L'homme de 19 ans originaire de Créteil, abattu par un CRS à Saint-Laurent-de-Mure, avait menacé les policiers avec une arme factice...
«Les agents pouvaient légitimement craindre pour leur vie. L’usage de leur arme était justifiée», a déclaré jeudi après-midi Marc Désert, le procureur de la République de Lyon, au lendemain de la course poursuite fatale à l’issue de laquelle un homme de 19 ans, originaire de Créteil, a été abattu par un CRS à Saint-Laurent-de-Mure (Rhône). Lors de son arrestation mouvementée, le jeune homme avait menacé les policiers avec une arme, qui s’est avérée être factice. Il s’agissait d’une réplique à bille d’un modèle Beretta. «Une copie de bonne qualité», a précisé le procureur.
A Saint-Laurent-de-Mure, la voiture des deux fuyards, Marie-Ange, une femme de 53 ans et Kevin, 19 ans, avait été immobilisée vers 16 h 30 mercredi par la police après 11 tirs dans les roues et le bas de caisse. Trois pneus de leur Peugeot 107 rouge avaient été crevés avant que la voiture percute un fourgon de CRS.

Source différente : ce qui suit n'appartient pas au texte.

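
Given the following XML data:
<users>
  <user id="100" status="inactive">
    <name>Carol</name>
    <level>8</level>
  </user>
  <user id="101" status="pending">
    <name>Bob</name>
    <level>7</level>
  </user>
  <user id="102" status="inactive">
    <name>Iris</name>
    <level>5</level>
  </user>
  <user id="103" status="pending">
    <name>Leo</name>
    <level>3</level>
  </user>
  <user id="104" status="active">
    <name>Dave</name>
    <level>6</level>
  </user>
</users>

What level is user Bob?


Finding user: Bob
<level>7</level>

ANSWER: 7


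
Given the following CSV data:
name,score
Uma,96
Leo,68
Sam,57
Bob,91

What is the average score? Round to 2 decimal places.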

Balle fatale dans le thorax
Les trois motards de la CRS 45 à leur poursuite ont d’abord interpellé la conductrice. Mais le passager ne s’est pas laissé faire. Deux motards ont tenté de l’extraire du véhicule quand il se serait penché en avant pour ramasser son arme factice. Un policier a ouvert le feu à deux reprises, manquant sa cible. Un autre CRS, placé en protection, a lui atteint le jeune homme d’une balle fatale dans le thorax.
La course poursuite avait débuté vers 15h45 sur l’A7 à hauteur de Tain L’Hermitage. Les gendarmes avaient été alertés que le passager d’une voiture rouge menaçait les autres automobilistes avec une arme. Pris en chasse par les gendarmes, la voiture forcé le péage de Vienne, avant de sortir à Saint-Symphorien d’Ozon (Rhône). «Leur comportement devient alors erratique et aberrant», raconte Marc Désert. Ils brûlent des feux, prennent des giratoires à contre-sens, manquent de renverser un motard de la CRS 45 qui vient de prendre le relais.
Rupture sociale et familiale
Le garçon abattu par la police a été présenté comme étant en «rupture sociale et familiale». Il s’était récemment battu avec son père à son domicile de la région parisienne, où la police, lors de son intervention, avait découvert 2 kg de cannabis. Expulsé du domicile familial, il avait également provoqué son beau-frère mi-février dans un duel au couteau. Les deux expertises psychiatriques conduites dans ces procédures ont conclu à la responsabilité pénale du jeune homme.
Sa compagne de 53 ans, dépressive, mère d’une fille de 9 ans, venait de quitter son poste à Pole Emploi. Le couple aurait décidé de quitter Paris pour se rendre en Corse, après un premier séjour dans le sud de la France. La conductrice n’a toujours pas été entendue par la police. Elle est hospitalisée depuis mercredi en raison de son «état de démence». Des traces de cannabis ont été retrouvées dans son sang.
L’enquête a été confiée à la police judiciaire de Lyon et à l’IGPN.